FAJAR OU L’ODYSSÉE DE L’HOMME QUI RÊVAIT D’ÊTRE POÈTE d'Adama Diop © Simon Gosselin
© Simon Gosselin

Fajar, la fuite en avant d’Adama Diop

Au TNS, le comédien présente sa première pièce, une sorte de voyage initiatique inachevé qu'il écrit, met en scène et réalise.

Depuis quelques saisons, un nom est sur toutes les lèvres : celui d’Adama Diop. Il est sans conteste un comédien d’une grande sensibilité.
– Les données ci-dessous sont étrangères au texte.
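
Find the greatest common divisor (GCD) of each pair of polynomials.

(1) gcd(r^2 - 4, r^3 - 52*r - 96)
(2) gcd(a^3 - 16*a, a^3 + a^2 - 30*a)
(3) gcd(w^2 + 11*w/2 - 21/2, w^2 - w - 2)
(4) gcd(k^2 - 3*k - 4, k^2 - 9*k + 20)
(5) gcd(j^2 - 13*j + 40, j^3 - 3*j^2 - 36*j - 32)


(1) = r + 2
(2) = a
(3) = 1
(4) = gcd((k - 4)*(k + 1), (k - 5)*(k - 4)) = k - 4
(5) = gcd((j - 8)*(j - 5), (j - 8)*(j + 1)*(j + 4)) = j - 8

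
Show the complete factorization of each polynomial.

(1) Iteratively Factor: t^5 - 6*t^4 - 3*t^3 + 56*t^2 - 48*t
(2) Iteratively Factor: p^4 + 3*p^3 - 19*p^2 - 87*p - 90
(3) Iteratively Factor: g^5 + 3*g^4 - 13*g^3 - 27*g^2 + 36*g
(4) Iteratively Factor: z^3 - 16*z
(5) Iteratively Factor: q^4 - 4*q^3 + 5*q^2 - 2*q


(1) = (t + 3)*(t^4 - 9*t^3 + 24*t^2 - 16*t) = (t - 4)*(t + 3)*(t^3 - 5*t^2 + 4*t) = t*(t - 4)*(t + 3)*(t^2 - 5*t + 4) = t*(t - 4)^2*(t + 3)*(t - 1)
(2) = (p + 3)*(p^3 - 19*p - 30) = (p + 2)*(p + 3)*(p^2 - 2*p - 15) = (p - 5)*(p + 2)*(p + 3)*(p + 3)
(3) = (g - 3)*(g^4 + 6*g^3 + 5*g^2 - 12*g) = g*(g - 3)*(g^3 + 6*g^2 + 5*g - 12) = g*(g - 3)*(g + 4)*(g^2 + 2*g - 3) = g*(g - 3)*(g - 1)*(g + 4)*(g + 3)
(4) = (z)*(z^2 - 16) = z*(z + 4)*(z - 4)
(5) = (q - 2)*(q^3 - 2*q^2 + q) = (q - 2)*(q - 1)*(q^2 - q) = (q - 2)*(q - 1)^2*(q)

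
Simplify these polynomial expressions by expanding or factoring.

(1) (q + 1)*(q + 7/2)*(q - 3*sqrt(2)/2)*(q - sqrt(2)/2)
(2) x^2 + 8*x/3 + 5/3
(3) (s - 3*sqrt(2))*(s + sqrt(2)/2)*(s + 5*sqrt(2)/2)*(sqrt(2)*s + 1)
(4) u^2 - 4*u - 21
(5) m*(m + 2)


(1) = q^4 - 2*sqrt(2)*q^3 + 9*q^3/2 - 9*sqrt(2)*q^2 + 5*q^2 - 7*sqrt(2)*q + 27*q/4 + 21/4
(2) = (x + 1)*(x + 5/3)
(3) = sqrt(2)*s^4 + s^3 - 31*sqrt(2)*s^2/2 - 61*s/2 - 15*sqrt(2)/2
(4) = (u - 7)*(u + 3)
(5) = m^2 + 2*m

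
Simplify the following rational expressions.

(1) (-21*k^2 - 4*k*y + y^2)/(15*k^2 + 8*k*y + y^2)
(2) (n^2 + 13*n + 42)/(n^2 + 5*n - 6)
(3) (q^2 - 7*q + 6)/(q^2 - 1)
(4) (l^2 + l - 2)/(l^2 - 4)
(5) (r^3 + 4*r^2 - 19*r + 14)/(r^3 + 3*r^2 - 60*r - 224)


(1) = (-7*k + y)/(5*k + y)
(2) = (n + 7)/(n - 1)
(3) = (q - 6)/(q + 1)
(4) = (l - 1)/(l - 2)
(5) = (r^2 - 3*r + 2)/(r^2 - 4*r - 32)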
Après des débuts au Sénégal puis sur les bancs de l’ENSAD de Montpellier et du CNSAD de Paris, c’est aux côtés de grands noms du théâtre que le public français le découvre. Bernard Sobel, Cyril Teste, Julien Gosselin, Arthur Nauzyciel… D’une modernité saisissante dans l’Othello de Jean-François Sivadier, d’un naturel glaçant dans Dans la mesure de l’impossible de Tiago Rodrigues, le jeu du comédien dénote une force tranquille qui marque. Il était tout naturel d’imaginer que cet artiste talentueux puisse écrire, mettre en scène ou réaliser. Et, pourquoi pas, assurer toutes ces casquettes d’un coup d’un seul.

Cette quadruple implication n’a d’égale que l’ambition du récit auquel elle entend donner vie. Fajar ou l’odyssée de l’homme qui voulait devenir poète. Deux heures quarante en français et en wolof où dialoguent cinéma, musique live, slam, théâtre masqué, poésie, fable… L’imagination d’Adama Diop entend repousser les frontières, à l’image du parcours de son héros Malal. Sur scène, seulement quatre artistes-interprètes (particulièrement talentueux d’ailleurs), mais à l’écran, ce sont des dizaines d’acteurs et figurants qui se disputent l’affiche. 

Malal est un jeune poète sénégalais, qui, hanté par la mort de sa mère, ne trouve le sommeil que dans de longs rêves fiévreux où insécurités et allégories se répondent. On assiste alors à des tentatives d’assassinat dans les rues de Dakar mais aussi la rencontre avec une déesse déchue, Marianne, allégorie de la liberté incarnée par Marie-Sophie Ferdane ou encore un semblant de Tiresias porté par Frédéric Leidgens.

Malal est paralysé par ses propres ambitions poétiques, ambitions qui semblent d’ailleurs un peu creuses. Malal souffre, dénonce et écrit pour la posture. C’est d’ailleurs le reproche que lui fait un producteur alors qu’il lui présente son travail dans un long dialogue entre écran et plateau. Rarement le méta aura autant desservi un protagoniste. Adama Diop verbalise les défauts de Malal dans la bouche de ce personnage mais c’est le public qui les conscientise. Impossible, dès lors, de croire en son talent pourtant unanimement reconnu dans le récit.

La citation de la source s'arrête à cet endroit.